In favor of Infinite Scroll
The first thought most of the attendees had was the infinite scroll sites are annoying. It was a notion popularized by xkcd. But, it's a layout that appeals to the preferred web behavior of people. Here's the pros aspect covered in the discussion:
The most popular non-commercial websites are doing it, so the average user knows it.
Matt said, "When you use Facebook, you scroll infinitely to see the friends who are doing – till you get bored. This can be up to 30 minutes".
It's mobile friendly
Alex Bennert, a consultant formerly of The Wall Street Journal said, "If we think about how frequently people are searching the web on mobile, it makes sense when they use a hand to literally scroll".
Promotes endless content consumption, especially in the case of ecommerce and news sites
Matt said, "he believes that infinite scroll is the future for news sites. It is a great way of showing endless related content for more time on the website and engagement. The same can be said for ecommerce sites.
Moreover, infinite scroll can help in building KPIs for publishers. Since, it keeps people on the site for longer, the impressions can get a boost.

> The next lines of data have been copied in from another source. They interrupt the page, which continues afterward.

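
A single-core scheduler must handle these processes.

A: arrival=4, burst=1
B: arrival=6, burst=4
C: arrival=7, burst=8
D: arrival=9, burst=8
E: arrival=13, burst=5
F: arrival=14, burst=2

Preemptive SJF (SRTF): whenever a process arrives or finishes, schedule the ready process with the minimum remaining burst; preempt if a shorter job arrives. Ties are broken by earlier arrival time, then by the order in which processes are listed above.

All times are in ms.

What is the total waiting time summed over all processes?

28

Schedule: | idle 0-4 | A 4-5 | idle 5-6 | B 6-10 | C 10-14 | F 14-16 | C 16-20 | E 20-25 | D 25-33 |
Completion: A=5  B=10  C=20  D=33  E=25  F=16
Turnaround (C−A): A=1  B=4  C=13  D=24  E=12  F=2
Waiting = turnaround − burst: A=0, B=0, C=5, D=16, E=7, F=0
Total waiting = 0 + 0 + 5 + 16 + 7 + 0 = 28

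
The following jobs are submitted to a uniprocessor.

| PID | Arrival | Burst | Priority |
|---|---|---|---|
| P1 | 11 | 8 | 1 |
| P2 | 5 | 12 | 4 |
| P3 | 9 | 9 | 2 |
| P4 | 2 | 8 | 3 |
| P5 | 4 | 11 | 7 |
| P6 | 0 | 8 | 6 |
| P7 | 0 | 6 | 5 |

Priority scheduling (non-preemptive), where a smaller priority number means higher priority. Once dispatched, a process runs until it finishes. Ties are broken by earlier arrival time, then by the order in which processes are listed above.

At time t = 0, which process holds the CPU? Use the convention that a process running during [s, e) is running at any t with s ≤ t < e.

P7

Gantt: | P7 0-6 | P4 6-14 | P1 14-22 | P3 22-31 | P2 31-43 | P6 43-51 | P5 51-62 |
Completion: P1=22  P2=43  P3=31  P4=14  P5=62  P6=51  P7=6
Turnaround (C−A): P1=11  P2=38  P3=22  P4=12  P5=58  P6=51  P7=6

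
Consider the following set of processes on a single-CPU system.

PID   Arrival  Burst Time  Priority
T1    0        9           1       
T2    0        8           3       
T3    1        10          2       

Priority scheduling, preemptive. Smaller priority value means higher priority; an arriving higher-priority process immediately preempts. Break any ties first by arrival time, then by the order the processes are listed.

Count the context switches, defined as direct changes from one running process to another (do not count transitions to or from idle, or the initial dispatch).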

Can create seamless experience, when done right
Matt said that if the design and the tech integration are solid, people will prefer infinite scroll as the option. It's modern and also where the web is right now, said Storms.
Against Infinite Scroll
Performance issues including the load time
Marcus Tober of Searchmetrics that that a lot of ecommerce websites are turning back to regular designs from infinite scroll, which he says could be because of infinite scroll. Even Storms agreed that it could be an issue. He said, "I admit, the biggest problem with infinite scroll pages is getting the load time under a few seconds".
Mark Munroe of SEORadar said that sometimes people want to look at individual product pages and jump to them quickly.
No inclusion of Google News
"Infinite scroll exceeds the file size for Google News accepted pages", said SEO consultant Alex Bennert.
As far as user experience is concerned, there's no right answer, unless it comes from the visitor. The core of any design decision should be the customer, else the experience will suffer no matter how great it looks.